# where to buy raw lumber



## johnnamai2 (Mar 2, 2011)

I am new to the woodworking world and although I have some raw wood passed down from my Dad, I need to know where to buy more wood without getting ripped off.


----------



## kp91 (Sep 10, 2004)

Try and find a local sawmill. There is probably one closer than you think. Also, I've seen a lot of advertisers in the 'materials' section of craigslist in my area.


----------



## johnnamai2 (Mar 2, 2011)

Thanks so much...I'll do just that!


----------



## MikeMa (Jul 27, 2006)

Here is a site that can also help out: Woodfinder: Find Sources of Lumber, Veneer and Sawmill Services


----------



## TA455HO (Mar 30, 2011)

For any members in the Eugene or Portland OR area, or up near Seattle, WA there are Crosscut Hardwoods stores. They are like candy stores for the woodworker.

They do ship, but I can't imagine how much that adds to the cost. I did buy all the Khaya for a bathroom vanity for a little less than $600. Beautiful stuff.


----------



## TA455HO (Mar 30, 2011)

Oh, and a bonus. Crosscut Hardwoods is also a Festool dealer. The one in Seattle has a great area to demo just about every tool from what I saw.


----------



## walowan (Jan 21, 2011)

TA455HO said:


> For any members in the Eugene or Portland OR area, or up near Seattle, WA there are Crosscut Hardwoods stores. They are like candy stores for the woodworker.
> 
> They do ship, but I can't imagine how much that adds to the cost. I did buy all the Khaya for a bathroom vanity for a little less than $600. Beautiful stuff.

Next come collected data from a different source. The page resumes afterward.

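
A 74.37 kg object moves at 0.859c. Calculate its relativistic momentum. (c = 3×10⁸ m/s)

γ = 1/√(1 - 0.859²) = 1.953
v = 0.859 × 3×10⁸ = 2.577×10⁸ m/s
p = γmv = 1.953 × 74.37 × 2.577×10⁸ = 3.743×10¹⁰ kg·m/s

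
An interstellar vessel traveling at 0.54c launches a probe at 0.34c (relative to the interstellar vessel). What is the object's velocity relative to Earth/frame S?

u = (u' + v)/(1 + u'v/c²)
Numerator: 0.34 + 0.54 = 0.88
Denominator: 1 + 0.1836 = 1.1836
u = 0.88/1.1836 = 0.7435c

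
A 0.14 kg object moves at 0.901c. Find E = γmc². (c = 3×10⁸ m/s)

γ = 1/√(1 - 0.901²) = 2.305
mc² = 0.14 × (3×10⁸)² = 1.260×10¹⁶ J
E = γmc² = 2.305 × 1.260×10¹⁶ = 2.904×10¹⁶ J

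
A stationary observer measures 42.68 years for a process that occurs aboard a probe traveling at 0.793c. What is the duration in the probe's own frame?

Dilated time Δt = 42.68 years
γ = 1/√(1 - 0.793²) = 1.6414
Δt₀ = Δt/γ = 42.68/1.6414 = 26.00 years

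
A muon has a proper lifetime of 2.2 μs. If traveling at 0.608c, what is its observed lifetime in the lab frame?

Proper lifetime τ₀ = 2.2 μs
γ = 1/√(1 - 0.608²) = 1.2595
τ = γτ₀ = 1.2595 × 2.2 μs = 2.771 μs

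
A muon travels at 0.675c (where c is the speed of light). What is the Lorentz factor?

v/c = 0.675, so (v/c)² = 0.455625
1 - (v/c)² = 0.544375
γ = 1/√(0.544375) = 1.355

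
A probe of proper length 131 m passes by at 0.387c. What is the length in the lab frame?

Proper length L₀ = 131 m
γ = 1/√(1 - 0.387²) = 1.0845
L = L₀/γ = 131/1.0845 = 120.8 m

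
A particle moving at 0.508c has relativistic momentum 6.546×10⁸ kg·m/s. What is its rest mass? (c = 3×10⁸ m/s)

γ = 1/√(1 - 0.508²) = 1.161
v = 0.508 × 3×10⁸ = 1.524×10⁸ m/s
m = p/(γv) = 6.546×10⁸/(1.161 × 1.524×10⁸) = 3.700 kg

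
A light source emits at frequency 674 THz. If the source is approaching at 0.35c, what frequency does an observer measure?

β = v/c = 0.35
(1+β)/(1-β) = 1.35/0.65 = 2.0769
Doppler factor = √(2.0769) = 1.44115
f_obs = 674 × 1.44115 = 971.3 THz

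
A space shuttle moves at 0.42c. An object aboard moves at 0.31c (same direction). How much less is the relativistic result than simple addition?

Classical: u' + v = 0.31 + 0.42 = 0.73c
Relativistic: u = (0.31 + 0.42)/(1 + 0.1302) = 0.73/1.1302 = 0.6459c
Difference: 0.73 - 0.6459 = 0.08410c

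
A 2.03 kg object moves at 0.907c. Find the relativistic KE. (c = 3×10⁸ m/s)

γ = 1/√(1 - 0.907²) = 2.3746
γ - 1 = 1.3746
KE = (γ-1)mc² = 1.3746 × 2.03 × (3×10⁸)² = 2.511×10¹⁷ J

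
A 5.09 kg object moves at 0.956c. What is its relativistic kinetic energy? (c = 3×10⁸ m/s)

γ = 1/√(1 - 0.956²) = 3.4087
γ - 1 = 2.4087
KE = (γ-1)mc² = 2.4087 × 5.09 × (3×10⁸)² = 1.103×10¹⁸ J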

OH yeah! I used to live in the Seattle/Tacoma area and spent many an afternoon at corsscut in Seattle. Such a variety and of course you got to choose your own boards....


----------



## TA455HO (Mar 30, 2011)

Yes, it's great to select your own pieces. Huge variety and great prices. We were comparing prices at Rockler. Jaw dropping differences.


----------



## RobinLocksley (Mar 28, 2011)

Anyplace near westchester county ny? seems everywhere is either out west or in the "great white north"


----------



## amaonline (Jan 1, 2011)

pollumsnaturalresources.com


----------



## CharleyL (Feb 28, 2009)

For a good Westchester, NY wood source there is M L Condon Lumber in White Plains. They carry a huge quantity of domestic and imported lumber and they have a second warehouse/office in Stormville, NY (Southern Dutchess County). The internet and the yellow pages will have listings for them.

Charley


----------